Two Scottish universities conducted a survey on how the coronavirus-caused lockdown affected the behavior of gamblers who prefer sports betting. What did bettors choose instead of sports during the first wave? The LoginCasino team follows the most interesting betting news, now presenting and explaining the results of the research.
The social department of the University of Glasgow and the University of Stirling did a huge survey on how the sports bettors' behavior changed during the lockdown. There were 3084 male participants and 782 female ones. The questions were related to the pre-COVID behavior, awareness of gambling advertising and harm, lifestyle experience, as well as other related issues.

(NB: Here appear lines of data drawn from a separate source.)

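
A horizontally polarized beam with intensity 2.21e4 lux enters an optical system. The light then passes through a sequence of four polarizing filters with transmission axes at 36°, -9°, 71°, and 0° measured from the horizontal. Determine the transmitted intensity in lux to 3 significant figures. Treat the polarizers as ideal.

I ≈ 23.1 lux

I₁ = 2.21e4 lux · cos²(36°) = 1.446e+04 lux.
I₂ = I₁ · cos²(45°) = 1.446e+04 · 0.5 = 7232 lux.
I₃ = I₂ · cos²(80°) = 7232 · 0.03015 = 218.1 lux.
I₄ = I₃ · cos²(71°) = 218.1 · 0.106 = 23.12 lux.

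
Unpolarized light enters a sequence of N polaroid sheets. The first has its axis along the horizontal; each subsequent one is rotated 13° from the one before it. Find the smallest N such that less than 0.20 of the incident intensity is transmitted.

First polarizer halves the unpolarized light: factor 1/2.
Each further stage multiplies by cos²(13°) = 0.9494.
After N polarizers: T = 0.5·0.9494^(N−1). Require T < 0.20 ⇒ N−1 > ln(0.20/0.5)/ln(0.9494) = 17.65, so N−1 ≥ 18 and N = 19.
Check: N=19 gives T = 0.1964 < 0.20; N=18 gives T = 0.2068.

N = 19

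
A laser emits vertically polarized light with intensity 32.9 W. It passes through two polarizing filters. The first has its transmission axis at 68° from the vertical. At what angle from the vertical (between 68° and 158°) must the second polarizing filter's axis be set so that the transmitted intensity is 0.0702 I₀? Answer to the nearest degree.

θ ≈ 113°

By Malus's law, I₁ = I₀ cos²(68° − 0°) = I₀ cos²(68°) = 0.1403 I₀.
Need I₂/I₀ = 0.0702, so cos²(θ − 68°) = 0.0702 / 0.1403 = 0.5002.
θ − 68° = arccos(√0.5002) = 45.0°, giving θ ≈ 68 + 45.0 = 113.0°.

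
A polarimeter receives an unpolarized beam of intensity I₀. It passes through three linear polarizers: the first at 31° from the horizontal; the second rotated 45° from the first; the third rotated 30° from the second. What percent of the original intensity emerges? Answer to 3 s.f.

≈ 18.8%

Unpolarized light through the first polarizer → I₁ = ½ I₀, now polarized at 31°.
I₂ = I₁ cos²(45°) = 0.5 · 0.5 I₀ = 0.25 I₀.
I₃ = I₂ cos²(30°) = 0.25 · 0.75 I₀ = 0.1875 I₀.
That is 18.75% of the incident intensity.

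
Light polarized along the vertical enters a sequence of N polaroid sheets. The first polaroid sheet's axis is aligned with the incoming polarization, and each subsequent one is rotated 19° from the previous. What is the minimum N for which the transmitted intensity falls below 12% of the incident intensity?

N = 20

First polarizer is aligned with the polarization: full transmission.
Each further stage multiplies by cos²(19°) = 0.894.
After N polarizers: T = 0.894^(N−1). Require T < 0.12 ⇒ N−1 > ln(0.12)/ln(0.894) = 18.92, so N−1 ≥ 19 and N = 20.
Check: N=20 gives T = 0.119 < 0.12; N=19 gives T = 0.1331.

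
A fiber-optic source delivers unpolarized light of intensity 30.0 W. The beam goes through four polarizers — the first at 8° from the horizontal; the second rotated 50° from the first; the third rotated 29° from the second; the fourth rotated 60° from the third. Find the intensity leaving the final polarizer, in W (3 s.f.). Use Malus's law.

Unpolarized light through the first polarizer → I₁ = 30.0 W/2 = 15 W, polarized at 8°.
I₂ = I₁ · cos²(50°) = 15 · 0.4132 = 6.198 W.
I₃ = I₂ · cos²(29°) = 6.198 · 0.765 = 4.741 W.
I₄ = I₃ · cos²(60°) = 4.741 · 0.25 = 1.185 W.

I ≈ 1.19 W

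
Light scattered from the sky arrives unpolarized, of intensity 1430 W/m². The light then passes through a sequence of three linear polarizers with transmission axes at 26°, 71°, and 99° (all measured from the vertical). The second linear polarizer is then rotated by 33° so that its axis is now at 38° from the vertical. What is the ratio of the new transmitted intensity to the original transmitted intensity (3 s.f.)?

Before rotation:
Unpolarized light through the first polarizer → I₁ = ½ I₀, now polarized at 26°.
I₂ = I₁ cos²(71° − 26°) = 0.5 I₀ · cos²(45°) = 0.25 I₀.
I₃ = I₂ cos²(99° − 71°) = 0.25 I₀ · cos²(28°) = 0.1949 I₀.
After rotation:
Unpolarized light through the first polarizer → I₁ = ½ I₀, now polarized at 26°.
I₂ = I₁ cos²(38° − 26°) = 0.5 I₀ · cos²(12°) = 0.4784 I₀.
I₃ = I₂ cos²(99° − 38°) = 0.4784 I₀ · cos²(61°) = 0.1124 I₀.
Ratio = 0.1124 / 0.1949 = 0.5769.

I_new/I_old ≈ 0.577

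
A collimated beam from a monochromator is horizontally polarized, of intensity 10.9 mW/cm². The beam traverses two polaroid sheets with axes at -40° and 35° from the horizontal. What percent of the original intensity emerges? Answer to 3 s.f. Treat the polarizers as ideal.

≈ 3.93%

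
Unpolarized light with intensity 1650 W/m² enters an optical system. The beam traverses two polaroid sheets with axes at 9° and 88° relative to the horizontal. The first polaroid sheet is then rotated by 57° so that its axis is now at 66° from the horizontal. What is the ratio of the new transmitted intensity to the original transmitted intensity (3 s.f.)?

I_new/I_old ≈ 23.6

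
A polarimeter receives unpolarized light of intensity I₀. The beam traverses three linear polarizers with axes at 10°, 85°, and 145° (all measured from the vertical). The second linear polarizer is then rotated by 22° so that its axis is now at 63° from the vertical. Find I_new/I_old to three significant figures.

I_new/I_old ≈ 0.419

Before rotation:
Unpolarized light through the first polarizer → I₁ = ½ I₀, now polarized at 10°.
I₂ = I₁ cos²(85° − 10°) = 0.5 I₀ · cos²(75°) = 0.03349 I₀.
I₃ = I₂ cos²(145° − 85°) = 0.03349 I₀ · cos²(60°) = 0.008373 I₀.
After rotation:
Unpolarized light through the first polarizer → I₁ = ½ I₀, now polarized at 10°.
I₂ = I₁ cos²(63° − 10°) = 0.5 I₀ · cos²(53°) = 0.1811 I₀.
I₃ = I₂ cos²(145° − 63°) = 0.1811 I₀ · cos²(82°) = 0.003508 I₀.
Ratio = 0.003508 / 0.008373 = 0.4189.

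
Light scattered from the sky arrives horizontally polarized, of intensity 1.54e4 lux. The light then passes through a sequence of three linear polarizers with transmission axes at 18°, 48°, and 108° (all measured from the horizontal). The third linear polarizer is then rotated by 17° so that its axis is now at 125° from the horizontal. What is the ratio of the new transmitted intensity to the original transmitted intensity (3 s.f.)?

I_new/I_old ≈ 0.202

Before rotation:
By Malus's law, I₁ = I₀ cos²(18° − 0°) = I₀ cos²(18°) = 0.9045 I₀.
I₂ = I₁ cos²(48° − 18°) = 0.9045 I₀ · cos²(30°) = 0.6784 I₀.
I₃ = I₂ cos²(108° − 48°) = 0.6784 I₀ · cos²(60°) = 0.1696 I₀.
After rotation:
I₁ = I₀ cos²(18° − 0°) = I₀ cos²(18°) = 0.9045 I₀.
I₂ = I₁ cos²(48° − 18°) = 0.9045 I₀ · cos²(30°) = 0.6784 I₀.
I₃ = I₂ cos²(125° − 48°) = 0.6784 I₀ · cos²(77°) = 0.03433 I₀.
Ratio = 0.03433 / 0.1696 = 0.2024.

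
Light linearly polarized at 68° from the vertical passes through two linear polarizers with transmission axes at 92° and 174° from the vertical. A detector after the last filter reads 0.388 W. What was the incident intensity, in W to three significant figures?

I₀ ≈ 24.0 W

By Malus's law, I₁ = I₀ cos²(92° − 68°) = I₀ cos²(24°) = 0.8346 I₀.
I₂ = I₁ cos²(174° − 92°) = 0.8346 I₀ · cos²(82°) = 0.01616 I₀.
So 0.388 W = 0.01616 I₀, giving I₀ = 0.388/0.01616 = 24 W.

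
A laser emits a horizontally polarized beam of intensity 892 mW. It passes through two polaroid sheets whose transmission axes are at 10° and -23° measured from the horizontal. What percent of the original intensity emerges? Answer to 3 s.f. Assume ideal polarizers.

By Malus's law, I₁ = 892 mW · cos²(10°) = 865.1 mW.
I₂ = I₁ · cos²(33°) = 865.1 · 0.7034 = 608.5 mW.
That is 68.22% of the incident intensity.

≈ 68.2%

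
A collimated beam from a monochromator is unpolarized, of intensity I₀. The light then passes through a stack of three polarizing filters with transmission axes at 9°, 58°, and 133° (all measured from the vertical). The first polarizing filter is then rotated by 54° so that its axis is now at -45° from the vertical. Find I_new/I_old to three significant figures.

I_new/I_old ≈ 0.118

Before rotation:
Unpolarized light through the first polarizer → I₁ = ½ I₀, now polarized at 9°.
I₂ = I₁ cos²(58° − 9°) = 0.5 I₀ · cos²(49°) = 0.2152 I₀.
I₃ = I₂ cos²(133° − 58°) = 0.2152 I₀ · cos²(75°) = 0.01442 I₀.
After rotation:
Unpolarized light through the first polarizer → I₁ = ½ I₀, now polarized at -45°.
Angle between axes 1 and 2: 77°. I₂ = 0.5 I₀ · cos²(77°) = 0.0253 I₀.
I₃ = I₂ cos²(133° − 58°) = 0.0253 I₀ · cos²(75°) = 0.001695 I₀.
Ratio = 0.001695 / 0.01442 = 0.1176.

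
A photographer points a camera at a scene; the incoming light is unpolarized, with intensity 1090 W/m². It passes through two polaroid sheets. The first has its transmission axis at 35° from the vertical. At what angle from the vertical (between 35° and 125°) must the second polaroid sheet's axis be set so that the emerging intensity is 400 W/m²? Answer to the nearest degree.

θ ≈ 66°

Unpolarized light through the first polarizer → I₁ = ½ I₀, now polarized at 35°.
Target fraction: 400 / 1090 W/m² = 0.367 of I₀.
Need I₂/I₀ = 0.367, so cos²(θ − 35°) = 0.367 / 0.5 = 0.7339.
θ − 35° = arccos(√0.7339) = 31.1°, giving θ ≈ 35 + 31.1 = 66.1°.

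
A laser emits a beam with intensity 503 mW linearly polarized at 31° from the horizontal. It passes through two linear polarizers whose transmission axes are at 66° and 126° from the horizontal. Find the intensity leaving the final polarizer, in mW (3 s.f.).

I ≈ 84.4 mW

I₁ = 503 mW · cos²(35°) = 337.5 mW.
I₂ = I₁ · cos²(60°) = 337.5 · 0.25 = 84.38 mW.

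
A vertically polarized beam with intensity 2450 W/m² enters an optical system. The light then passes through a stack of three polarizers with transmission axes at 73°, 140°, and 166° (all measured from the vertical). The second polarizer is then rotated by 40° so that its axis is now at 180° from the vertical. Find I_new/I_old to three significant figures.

I_new/I_old ≈ 0.653

Before rotation:
By Malus's law, I₁ = I₀ cos²(73° − 0°) = I₀ cos²(73°) = 0.08548 I₀.
I₂ = I₁ cos²(140° − 73°) = 0.08548 I₀ · cos²(67°) = 0.01305 I₀.
I₃ = I₂ cos²(166° − 140°) = 0.01305 I₀ · cos²(26°) = 0.01054 I₀.
After rotation:
I₁ = I₀ cos²(73° − 0°) = I₀ cos²(73°) = 0.08548 I₀.
Angle between axes 1 and 2: 73°. I₂ = 0.08548 I₀ · cos²(73°) = 0.007307 I₀.
I₃ = I₂ cos²(166° − 180°) = 0.007307 I₀ · cos²(14°) = 0.006879 I₀.
Ratio = 0.006879 / 0.01054 = 0.6525.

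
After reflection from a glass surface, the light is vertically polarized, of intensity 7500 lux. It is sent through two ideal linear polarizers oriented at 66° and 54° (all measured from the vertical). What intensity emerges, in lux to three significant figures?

I ≈ 1190 lux

By Malus's law, I₁ = 7500 lux · cos²(66°) = 1241 lux.
I₂ = I₁ · cos²(12°) = 1241 · 0.9568 = 1187 lux.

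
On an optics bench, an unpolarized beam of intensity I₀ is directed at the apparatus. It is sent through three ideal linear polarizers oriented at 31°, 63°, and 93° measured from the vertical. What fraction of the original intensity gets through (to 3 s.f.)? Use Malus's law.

Unpolarized light through the first polarizer → I₁ = ½ I₀, now polarized at 31°.
I₂ = I₁ cos²(63° − 31°) = 0.5 I₀ · cos²(32°) = 0.3596 I₀.
I₃ = I₂ cos²(93° − 63°) = 0.3596 I₀ · cos²(30°) = 0.2697 I₀.
Transmitted fraction = 0.2697.

≈ 0.270 I₀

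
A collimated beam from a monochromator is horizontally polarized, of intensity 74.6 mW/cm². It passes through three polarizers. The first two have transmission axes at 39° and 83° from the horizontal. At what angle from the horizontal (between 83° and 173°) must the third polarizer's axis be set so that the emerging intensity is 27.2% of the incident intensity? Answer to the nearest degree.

θ ≈ 104°

By Malus's law, I₁ = I₀ cos²(39° − 0°) = I₀ cos²(39°) = 0.604 I₀.
I₂ = I₁ cos²(83° − 39°) = 0.604 I₀ · cos²(44°) = 0.3125 I₀.
Need I₃/I₀ = 0.272, so cos²(θ − 83°) = 0.272 / 0.3125 = 0.8704.
θ − 83° = arccos(√0.8704) = 21.1°, giving θ ≈ 83 + 21.1 = 104.1°.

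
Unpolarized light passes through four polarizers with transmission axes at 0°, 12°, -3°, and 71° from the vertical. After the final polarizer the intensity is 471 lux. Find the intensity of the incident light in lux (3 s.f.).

I₀ ≈ 1.39e4 lux

Unpolarized light through the first polarizer → I₁ = ½ I₀, now polarized at 0°.
I₂ = I₁ cos²(12° − 0°) = 0.5 I₀ · cos²(12°) = 0.4784 I₀.
I₃ = I₂ cos²(-3° − 12°) = 0.4784 I₀ · cos²(15°) = 0.4463 I₀.
I₄ = I₃ cos²(71° + 3°) = 0.4463 I₀ · cos²(74°) = 0.03391 I₀.
So 471 lux = 0.03391 I₀, giving I₀ = 471/0.03391 = 1.389e+04 lux.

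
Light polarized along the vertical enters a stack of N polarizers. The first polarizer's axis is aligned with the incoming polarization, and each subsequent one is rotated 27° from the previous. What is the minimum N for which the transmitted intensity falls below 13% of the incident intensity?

N = 10

First polarizer is aligned with the polarization: full transmission.
Each further stage multiplies by cos²(27°) = 0.7939.
After N polarizers: T = 0.7939^(N−1). Require T < 0.13 ⇒ N−1 > ln(0.13)/ln(0.7939) = 8.84, so N−1 ≥ 9 and N = 10.
Check: N=10 gives T = 0.1253 < 0.13; N=9 gives T = 0.1578.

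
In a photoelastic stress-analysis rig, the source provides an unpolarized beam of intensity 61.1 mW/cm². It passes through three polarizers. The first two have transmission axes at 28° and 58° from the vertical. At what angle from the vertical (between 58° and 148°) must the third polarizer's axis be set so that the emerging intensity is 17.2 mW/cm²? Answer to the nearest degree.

θ ≈ 88°

Unpolarized light through the first polarizer → I₁ = ½ I₀, now polarized at 28°.
I₂ = I₁ cos²(58° − 28°) = 0.5 I₀ · cos²(30°) = 0.375 I₀.
Target fraction: 17.2 / 61.1 mW/cm² = 0.2815 of I₀.
Need I₃/I₀ = 0.2815, so cos²(θ − 58°) = 0.2815 / 0.375 = 0.7507.
θ − 58° = arccos(√0.7507) = 30.0°, giving θ ≈ 58 + 30.0 = 88.0°.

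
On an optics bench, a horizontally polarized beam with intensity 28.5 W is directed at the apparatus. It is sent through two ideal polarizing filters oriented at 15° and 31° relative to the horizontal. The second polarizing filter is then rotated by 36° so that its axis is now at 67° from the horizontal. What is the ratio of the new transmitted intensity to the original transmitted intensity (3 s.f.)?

Before rotation:
I₁ = I₀ cos²(15° − 0°) = I₀ cos²(15°) = 0.933 I₀.
I₂ = I₁ cos²(31° − 15°) = 0.933 I₀ · cos²(16°) = 0.8621 I₀.
After rotation:
I₁ = I₀ cos²(15° − 0°) = I₀ cos²(15°) = 0.933 I₀.
I₂ = I₁ cos²(67° − 15°) = 0.933 I₀ · cos²(52°) = 0.3536 I₀.
Ratio = 0.3536 / 0.8621 = 0.4102.

I_new/I_old ≈ 0.410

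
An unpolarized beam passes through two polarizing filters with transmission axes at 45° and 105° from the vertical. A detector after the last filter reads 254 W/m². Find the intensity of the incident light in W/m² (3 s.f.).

I₀ ≈ 2030 W/m²

Unpolarized light through the first polarizer → I₁ = ½ I₀, now polarized at 45°.
I₂ = I₁ cos²(105° − 45°) = 0.5 I₀ · cos²(60°) = 0.125 I₀.
So 254 W/m² = 0.125 I₀, giving I₀ = 254/0.125 = 2032 W/m².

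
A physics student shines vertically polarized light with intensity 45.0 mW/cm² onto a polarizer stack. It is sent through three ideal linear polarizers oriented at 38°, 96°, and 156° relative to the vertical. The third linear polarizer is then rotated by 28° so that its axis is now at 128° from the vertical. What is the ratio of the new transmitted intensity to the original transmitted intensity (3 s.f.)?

Before rotation:
By Malus's law, I₁ = I₀ cos²(38° − 0°) = I₀ cos²(38°) = 0.621 I₀.
I₂ = I₁ cos²(96° − 38°) = 0.621 I₀ · cos²(58°) = 0.1744 I₀.
I₃ = I₂ cos²(156° − 96°) = 0.1744 I₀ · cos²(60°) = 0.04359 I₀.
After rotation:
I₁ = I₀ cos²(38° − 0°) = I₀ cos²(38°) = 0.621 I₀.
I₂ = I₁ cos²(96° − 38°) = 0.621 I₀ · cos²(58°) = 0.1744 I₀.
I₃ = I₂ cos²(128° − 96°) = 0.1744 I₀ · cos²(32°) = 0.1254 I₀.
Ratio = 0.1254 / 0.04359 = 2.877.

I_new/I_old ≈ 2.88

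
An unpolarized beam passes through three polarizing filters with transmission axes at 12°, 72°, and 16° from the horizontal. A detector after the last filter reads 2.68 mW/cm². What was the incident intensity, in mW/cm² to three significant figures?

Unpolarized light through the first polarizer → I₁ = ½ I₀, now polarized at 12°.
I₂ = I₁ cos²(72° − 12°) = 0.5 I₀ · cos²(60°) = 0.125 I₀.
I₃ = I₂ cos²(16° − 72°) = 0.125 I₀ · cos²(56°) = 0.03909 I₀.
So 2.68 mW/cm² = 0.03909 I₀, giving I₀ = 2.68/0.03909 = 68.56 mW/cm².

I₀ ≈ 68.6 mW/cm²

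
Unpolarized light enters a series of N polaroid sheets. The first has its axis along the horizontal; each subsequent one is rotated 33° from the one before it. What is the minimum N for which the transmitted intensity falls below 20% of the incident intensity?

First polarizer halves the unpolarized light: factor 1/2.
Each further stage multiplies by cos²(33°) = 0.7034.
After N polarizers: T = 0.5·0.7034^(N−1). Require T < 0.20 ⇒ N−1 > ln(0.20/0.5)/ln(0.7034) = 2.60, so N−1 ≥ 3 and N = 4.
Check: N=4 gives T = 0.174 < 0.20; N=3 gives T = 0.2474.

N = 4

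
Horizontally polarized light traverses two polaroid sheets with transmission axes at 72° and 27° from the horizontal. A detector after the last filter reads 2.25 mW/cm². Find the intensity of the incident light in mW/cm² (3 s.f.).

I₀ ≈ 47.1 mW/cm²

I₁ = I₀ cos²(72° − 0°) = I₀ cos²(72°) = 0.09549 I₀.
I₂ = I₁ cos²(27° − 72°) = 0.09549 I₀ · cos²(45°) = 0.04775 I₀.
So 2.25 mW/cm² = 0.04775 I₀, giving I₀ = 2.25/0.04775 = 47.12 mW/cm².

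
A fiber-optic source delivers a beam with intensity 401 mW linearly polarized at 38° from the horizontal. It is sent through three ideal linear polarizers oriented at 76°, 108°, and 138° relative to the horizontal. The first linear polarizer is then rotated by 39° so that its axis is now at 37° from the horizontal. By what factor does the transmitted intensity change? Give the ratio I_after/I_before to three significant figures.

Before rotation:
By Malus's law, I₁ = I₀ cos²(76° − 38°) = I₀ cos²(38°) = 0.621 I₀.
I₂ = I₁ cos²(108° − 76°) = 0.621 I₀ · cos²(32°) = 0.4466 I₀.
I₃ = I₂ cos²(138° − 108°) = 0.4466 I₀ · cos²(30°) = 0.3349 I₀.
After rotation:
I₁ = I₀ cos²(37° − 38°) = I₀ cos²(1°) = 0.9997 I₀.
I₂ = I₁ cos²(108° − 37°) = 0.9997 I₀ · cos²(71°) = 0.106 I₀.
I₃ = I₂ cos²(138° − 108°) = 0.106 I₀ · cos²(30°) = 0.07947 I₀.
Ratio = 0.07947 / 0.3349 = 0.2373.

I_new/I_old ≈ 0.237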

One of the most interesting findings was the reduction of activity of sports bettors after their favorite activity was also closed during the first wave. Moreover, about one-third stopped their gambling activity during this period. At the same time, another 31% of the participants stated the higher frequency of betting, while about 17% of the interviewed turned to another gambling form.
The results in more details
From the total 17.3% of male participants who turned to another engaging activity, 5.4% picked lotteries, while 3.5% chose to wager on virtual sports and races. The diversification of the female priorities was quite different. From the total 16.5% rate, 6.8% of women chose virtual sports wagering, 6.5% prioritized lotteries, while 3.4% preferred bingo.
However, those results should be regarded after taking into account the priorities of the surveyed group before the lockdown, which were the following:
- Sports betting (79% for males and 61% for females)
- Lotteries (62% for males and 65% for females)
- Betting on horse and dog racing (43% for males and 51% for females)
- Land-based betting shops (27% for males and 16% for females)
What does all this mean?
According to the researchers, two categories of interviewees fell into the danger zone of potential addicts. One-third of those who started gambling more, and one-sixth of those found another form of gambling during the lack of sports events. Scientists hope those findings will help to make appropriate conclusions for the governors who are now in the active review of the Gambling Act 2005.